In de eerste levensfase ontwikkelt het immuunsysteem van een baby zich razendsnel. De bacteriën die zich in deze periode in de darmen vestigen, spelen hierbij een sleutelrol: ze helpen het nog onervaren immuunsysteem trainen, zodat deze later beter kan omgaan met uitdagingen zoals infecties en allergenen. Ondanks dat het belang hiervan bekend is, hebben we nog maar een beperkt begrip van dit trainingsproces. Daarom is er dringend behoefte aan een model van de babydarm dat laat zien hoe gunstige bacteriën en andere micro-organismen het immuunsysteem trainen in de eerste levensfase. Zhang gaat een unieke ‘avatar’ van de menselijke babydarm ontwikkelen: een in vitro infant Gut-Microbiome-Immune-on-a-chip-model. Hij zal dit model gebruiken om de impact te bepalen van voeding en micro-organismen op de darmmicrobiota, de slijmvliesbarrière en immuuncellen van baby's. Het doel is om de darmbacteriën te identificeren die gunstige effecten veroorzaken, samen met hun genetisch profiel. Uiteindelijk hoopt Zhang met zijn model een moleculaire basis te kunnen bieden voor het ‘ontwerpen’ van nieuwe interventies die gericht de gezondheid van het immuunsysteem van baby’s bevorderen. Daarnaast kan het model verder worden ontwikkeld tot een preklinisch hulpmiddel dat breed inzetbaar is binnen de ontwikkelingsbiologie en kindergeneeskunde.

Jeroen Zuiddam (Korteweg-de Vries Institute for Mathematics): Asymptotic spectra: from algebraic complexity theory to graph theory and beyond (SPECTRA)

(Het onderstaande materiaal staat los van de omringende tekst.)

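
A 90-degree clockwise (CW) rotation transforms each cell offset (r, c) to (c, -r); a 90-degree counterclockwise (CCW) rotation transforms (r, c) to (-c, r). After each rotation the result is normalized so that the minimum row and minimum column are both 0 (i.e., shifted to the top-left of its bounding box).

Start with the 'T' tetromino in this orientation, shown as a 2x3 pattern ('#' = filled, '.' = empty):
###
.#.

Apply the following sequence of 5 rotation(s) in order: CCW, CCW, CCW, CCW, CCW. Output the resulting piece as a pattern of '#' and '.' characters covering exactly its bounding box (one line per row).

Start:
###
.#.
After rotation 1 (CCW):
#.
##
#.
After rotation 2 (CCW):
.#.
###
After rotation 3 (CCW):
.#
##
.#
After rotation 4 (CCW):
###
.#.
After rotation 5 (CCW):
#.
##
#.

Answer: #.
##
#.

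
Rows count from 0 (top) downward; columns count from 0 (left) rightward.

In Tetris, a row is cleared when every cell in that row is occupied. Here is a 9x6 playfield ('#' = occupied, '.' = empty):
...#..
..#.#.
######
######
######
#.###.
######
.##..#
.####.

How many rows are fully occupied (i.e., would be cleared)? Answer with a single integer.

Answer: 4

Derivation:
Check each row:
  row 0: 5 empty cells -> not full
  row 1: 4 empty cells -> not full
  row 2: 0 empty cells -> FULL (clear)
  row 3: 0 empty cells -> FULL (clear)
  row 4: 0 empty cells -> FULL (clear)
  row 5: 2 empty cells -> not full
  row 6: 0 empty cells -> FULL (clear)
  row 7: 3 empty cells -> not full
  row 8: 2 empty cells -> not full
Total rows cleared: 4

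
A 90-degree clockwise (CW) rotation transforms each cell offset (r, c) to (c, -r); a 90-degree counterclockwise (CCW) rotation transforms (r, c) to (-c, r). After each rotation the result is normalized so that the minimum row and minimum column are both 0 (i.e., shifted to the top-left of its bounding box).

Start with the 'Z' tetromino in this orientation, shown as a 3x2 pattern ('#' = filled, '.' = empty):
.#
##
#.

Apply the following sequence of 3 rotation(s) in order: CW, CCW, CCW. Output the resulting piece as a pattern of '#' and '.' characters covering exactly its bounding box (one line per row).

Start:
.#
##
#.
After rotation 1 (CW):
##.
.##
After rotation 2 (CCW):
.#
##
#.
After rotation 3 (CCW):
##.
.##

Answer: ##.
.##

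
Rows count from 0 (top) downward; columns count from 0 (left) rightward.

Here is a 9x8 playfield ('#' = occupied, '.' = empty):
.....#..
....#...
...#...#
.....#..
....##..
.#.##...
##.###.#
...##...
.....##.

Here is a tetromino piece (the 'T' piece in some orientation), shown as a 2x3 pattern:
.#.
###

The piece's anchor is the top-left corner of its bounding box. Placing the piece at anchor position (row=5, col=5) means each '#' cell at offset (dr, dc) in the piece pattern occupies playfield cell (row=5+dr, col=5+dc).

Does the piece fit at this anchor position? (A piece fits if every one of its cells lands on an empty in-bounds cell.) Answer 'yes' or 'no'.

Answer: no

Derivation:
Check each piece cell at anchor (5, 5):
  offset (0,1) -> (5,6): empty -> OK
  offset (1,0) -> (6,5): occupied ('#') -> FAIL
  offset (1,1) -> (6,6): empty -> OK
  offset (1,2) -> (6,7): occupied ('#') -> FAIL
All cells valid: no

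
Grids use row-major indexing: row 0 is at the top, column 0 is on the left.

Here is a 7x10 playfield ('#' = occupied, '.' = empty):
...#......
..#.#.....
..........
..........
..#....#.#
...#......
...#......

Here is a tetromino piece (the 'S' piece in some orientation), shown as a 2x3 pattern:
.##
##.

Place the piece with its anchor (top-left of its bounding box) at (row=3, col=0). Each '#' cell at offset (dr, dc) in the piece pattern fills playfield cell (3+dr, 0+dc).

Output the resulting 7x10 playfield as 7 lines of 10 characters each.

Answer: ...#......
..#.#.....
..........
.##.......
###....#.#
...#......
...#......

Derivation:
Fill (3+0,0+1) = (3,1)
Fill (3+0,0+2) = (3,2)
Fill (3+1,0+0) = (4,0)
Fill (3+1,0+1) = (4,1)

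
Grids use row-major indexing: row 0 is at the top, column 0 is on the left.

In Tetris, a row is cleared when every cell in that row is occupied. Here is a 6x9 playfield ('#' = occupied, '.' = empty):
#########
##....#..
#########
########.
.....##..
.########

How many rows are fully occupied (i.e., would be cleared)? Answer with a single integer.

Answer: 2

Derivation:
Check each row:
  row 0: 0 empty cells -> FULL (clear)
  row 1: 6 empty cells -> not full
  row 2: 0 empty cells -> FULL (clear)
  row 3: 1 empty cell -> not full
  row 4: 7 empty cells -> not full
  row 5: 1 empty cell -> not full
Total rows cleared: 2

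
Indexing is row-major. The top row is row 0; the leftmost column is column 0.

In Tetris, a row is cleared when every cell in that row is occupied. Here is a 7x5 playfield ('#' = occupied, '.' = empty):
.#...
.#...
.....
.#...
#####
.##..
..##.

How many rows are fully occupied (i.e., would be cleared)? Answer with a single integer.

Answer: 1

Derivation:
Check each row:
  row 0: 4 empty cells -> not full
  row 1: 4 empty cells -> not full
  row 2: 5 empty cells -> not full
  row 3: 4 empty cells -> not full
  row 4: 0 empty cells -> FULL (clear)
  row 5: 3 empty cells -> not full
  row 6: 3 empty cells -> not full
Total rows cleared: 1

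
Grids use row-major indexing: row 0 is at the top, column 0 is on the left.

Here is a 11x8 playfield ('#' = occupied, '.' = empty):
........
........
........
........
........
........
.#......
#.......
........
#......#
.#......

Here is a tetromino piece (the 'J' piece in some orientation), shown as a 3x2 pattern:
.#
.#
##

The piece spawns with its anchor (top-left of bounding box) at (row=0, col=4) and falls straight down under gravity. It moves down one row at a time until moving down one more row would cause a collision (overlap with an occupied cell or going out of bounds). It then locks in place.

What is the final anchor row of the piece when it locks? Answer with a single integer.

Answer: 8

Derivation:
Spawn at (row=0, col=4). Try each row:
  row 0: fits
  row 1: fits
  row 2: fits
  row 3: fits
  row 4: fits
  row 5: fits
  row 6: fits
  row 7: fits
  row 8: fits
  row 9: blocked -> lock at row 8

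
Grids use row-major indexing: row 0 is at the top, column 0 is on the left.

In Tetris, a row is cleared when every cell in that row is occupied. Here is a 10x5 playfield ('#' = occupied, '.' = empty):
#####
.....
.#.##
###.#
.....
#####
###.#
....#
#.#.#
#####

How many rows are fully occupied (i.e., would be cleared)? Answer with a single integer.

Check each row:
  row 0: 0 empty cells -> FULL (clear)
  row 1: 5 empty cells -> not full
  row 2: 2 empty cells -> not full
  row 3: 1 empty cell -> not full
  row 4: 5 empty cells -> not full
  row 5: 0 empty cells -> FULL (clear)
  row 6: 1 empty cell -> not full
  row 7: 4 empty cells -> not full
  row 8: 2 empty cells -> not full
  row 9: 0 empty cells -> FULL (clear)
Total rows cleared: 3

Answer: 3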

Als we een taak vele malen herhalen, hoe kunnen we dat dan zo efficiënt mogelijk doen? Deze eenvoudige vraag ligt aan de basis van veel uitdagingen in de informatica, wiskunde en natuurkunde: van het vinden van snellere computeralgoritmes tot het bepalen van de grenzen van gegevensoverdracht in netwerken en het optimaal stapelen van geometrische vormen (optimal packing). In zijn onderzoeksproject gaat Zuiddam een wiskundig raamwerk, het zogeheten asymptotisch spectrum, ontwikkelen om dit soort schaalvoordeelproblemen aan te pakken. De asymptotisch-spectrum-methode is oorspronkelijk geïntroduceerd door de Duitse wiskundige en informaticus Volker Strassen om algoritmes voor matrixvermenigvuldiging te begrijpen. Zuiddam breidde de methode onlangs uit tot een overkoepelende theorie die onder meer grafentheorie, quantuminformatie en complexiteitstheorie met elkaar verbindt. Met het raamwerk wil hij tot doorbraken komen op lang openstaande problemen, waaronder nieuwe algoritmes voor matrixvermenigvuldiging en scherpere grenzen voor de Shannon-capaciteit van grafen (een maat voor netwerkefficiëntie), en tot een diepgaander begrip van quantumverstrengeling.